According to a progress report issued Tuesday by the U.S. EPA, the sheen was reported near West 45th Avenue and Ross Road in Calumet Township on the Cady Marsh Ditch the morning of April 10.
Cady Marsh is a 7-mile drainage ditch traversing Calumet Township, Griffith, Highland and Munster.
The next day, investigators from the Lake County Hazardous Materials Team and the Lake Ridge Fire Department inspected R.A. Oros Inc., 4200 W. 45th Ave. in Munster, and discovered a sheen flowing from leaking totes containing diesel fuel and concrete-forming lubricants into the storm drain and Cady Marsh Ditch.
A police report was filed as a result of the investigation, and the company was instructed to place pads and a boom near the storm sewer to prevent any further discharge.
On the third day of the investigation, the EPA issued a Federal Notice of Interest to R.A. Oros.
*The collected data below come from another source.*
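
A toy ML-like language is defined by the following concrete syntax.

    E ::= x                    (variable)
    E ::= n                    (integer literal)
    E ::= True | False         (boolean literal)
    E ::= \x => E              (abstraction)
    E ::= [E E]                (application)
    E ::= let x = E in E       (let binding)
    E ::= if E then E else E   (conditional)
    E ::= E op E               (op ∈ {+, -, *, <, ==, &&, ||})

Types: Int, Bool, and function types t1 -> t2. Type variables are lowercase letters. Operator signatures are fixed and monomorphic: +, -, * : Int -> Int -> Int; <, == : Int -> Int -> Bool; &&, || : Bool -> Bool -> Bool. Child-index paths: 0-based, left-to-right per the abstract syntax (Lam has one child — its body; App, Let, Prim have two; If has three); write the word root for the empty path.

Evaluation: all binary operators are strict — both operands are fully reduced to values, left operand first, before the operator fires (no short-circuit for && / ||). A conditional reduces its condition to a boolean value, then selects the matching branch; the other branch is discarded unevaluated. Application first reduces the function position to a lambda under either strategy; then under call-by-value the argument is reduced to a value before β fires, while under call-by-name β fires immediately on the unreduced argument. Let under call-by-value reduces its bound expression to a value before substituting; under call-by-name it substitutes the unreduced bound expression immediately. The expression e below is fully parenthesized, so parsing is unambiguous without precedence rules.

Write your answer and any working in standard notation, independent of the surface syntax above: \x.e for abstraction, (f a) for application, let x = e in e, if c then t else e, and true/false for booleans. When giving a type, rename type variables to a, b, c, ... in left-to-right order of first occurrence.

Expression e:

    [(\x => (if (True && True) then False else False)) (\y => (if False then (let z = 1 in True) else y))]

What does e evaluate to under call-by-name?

Derivation:
step 0: ((\x.(if (true && true) then false else false)) (\y.(if false then (let z = 1 in true) else y)))
step 1: [beta@root] (if (true && true) then false else false)
step 2: [delta@0] (if true then false else false)
step 3: [if@root] false

Answer: false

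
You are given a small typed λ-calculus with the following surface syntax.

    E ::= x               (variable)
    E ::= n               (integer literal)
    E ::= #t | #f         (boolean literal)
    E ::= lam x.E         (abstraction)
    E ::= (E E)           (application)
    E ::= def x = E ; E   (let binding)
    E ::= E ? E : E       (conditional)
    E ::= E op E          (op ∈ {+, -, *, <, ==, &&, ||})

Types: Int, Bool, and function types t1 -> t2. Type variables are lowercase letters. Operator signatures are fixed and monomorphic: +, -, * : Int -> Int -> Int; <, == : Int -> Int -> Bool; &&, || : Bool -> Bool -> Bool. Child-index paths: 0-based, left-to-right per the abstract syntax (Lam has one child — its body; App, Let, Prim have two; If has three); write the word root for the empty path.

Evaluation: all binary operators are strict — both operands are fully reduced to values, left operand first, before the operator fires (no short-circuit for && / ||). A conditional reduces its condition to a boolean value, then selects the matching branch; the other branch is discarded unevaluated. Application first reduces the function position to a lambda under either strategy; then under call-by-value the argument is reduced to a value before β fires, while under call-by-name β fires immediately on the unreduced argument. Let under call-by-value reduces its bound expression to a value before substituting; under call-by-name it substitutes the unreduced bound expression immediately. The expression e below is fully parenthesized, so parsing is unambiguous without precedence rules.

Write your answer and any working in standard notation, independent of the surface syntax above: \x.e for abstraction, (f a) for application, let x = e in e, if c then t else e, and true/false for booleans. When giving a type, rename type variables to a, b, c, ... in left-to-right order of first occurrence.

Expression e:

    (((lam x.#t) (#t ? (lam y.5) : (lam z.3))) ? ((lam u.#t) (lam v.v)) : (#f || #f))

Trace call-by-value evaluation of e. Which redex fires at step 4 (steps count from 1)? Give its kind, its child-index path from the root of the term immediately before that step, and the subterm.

Trace:
step 0: (if ((\x.true) (if true then (\y.5) else (\z.3))) then ((\u.true) (\v.v)) else (false || false))
step 1: [if@0.1] (if ((\x.true) (\y.5)) then ((\u.true) (\v.v)) else (false || false))
step 2: [beta@0] (if true then ((\u.true) (\v.v)) else (false || false))
step 3: [if@root] ((\u.true) (\v.v))
step 4: [beta@root] true

Answer: beta at root : ((\u.true) (\v.v))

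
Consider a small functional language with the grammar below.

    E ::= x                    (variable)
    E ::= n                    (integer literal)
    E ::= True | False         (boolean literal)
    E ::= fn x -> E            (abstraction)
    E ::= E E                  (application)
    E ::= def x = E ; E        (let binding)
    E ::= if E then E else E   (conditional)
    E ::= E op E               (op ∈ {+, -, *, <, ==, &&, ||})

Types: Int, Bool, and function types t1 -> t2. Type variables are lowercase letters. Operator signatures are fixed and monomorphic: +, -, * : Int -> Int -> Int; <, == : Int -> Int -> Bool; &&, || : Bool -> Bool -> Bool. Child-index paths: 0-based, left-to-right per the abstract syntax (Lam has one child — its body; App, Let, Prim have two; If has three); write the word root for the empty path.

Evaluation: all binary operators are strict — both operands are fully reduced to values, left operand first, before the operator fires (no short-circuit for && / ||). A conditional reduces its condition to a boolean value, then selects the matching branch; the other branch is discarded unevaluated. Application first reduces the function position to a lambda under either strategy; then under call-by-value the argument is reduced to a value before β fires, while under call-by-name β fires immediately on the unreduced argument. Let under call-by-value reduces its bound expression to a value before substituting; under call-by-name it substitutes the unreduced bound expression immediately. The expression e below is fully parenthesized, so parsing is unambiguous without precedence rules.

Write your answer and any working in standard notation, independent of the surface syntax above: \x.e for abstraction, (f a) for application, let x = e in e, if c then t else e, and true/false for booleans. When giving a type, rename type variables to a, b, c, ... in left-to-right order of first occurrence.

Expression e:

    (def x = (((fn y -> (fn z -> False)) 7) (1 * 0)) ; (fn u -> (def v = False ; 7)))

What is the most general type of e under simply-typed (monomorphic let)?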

Tuesday's report said the company "elected to conduct the cleanup themselves."
R.A. Oros hired a contractor to erect additional pads and booms around the storm drain, deployed another boom in the ditch, plugged the storm sewer, constructed a secondary containment pad, moved the leaking totes to a containment area and removed the soil for disposal, the report said.
"Heavy rains have slowed cleanup activities and may cause significant flooding at the R.A. Oros site," according to the report.
The soils are awaiting disposal in an EPA-approved landfill.
R.A. Oros remains listed as a potentially responsible party in the investigation.
The report said the EPA will, "continue to work with (the Indiana Department of Environmental Management) and the local responders to ensure the cleanup is done correctly."
Jacob Hassan, on-scene coordinator for the U.S. EPA on the Cady Marsh investigation, was not available for comment Tuesday.
Calls to R.A. Oros seeking comment were directed to Valparaiso attorney Ethan Lowe, who was not immediately available for comment Tuesday afternoon.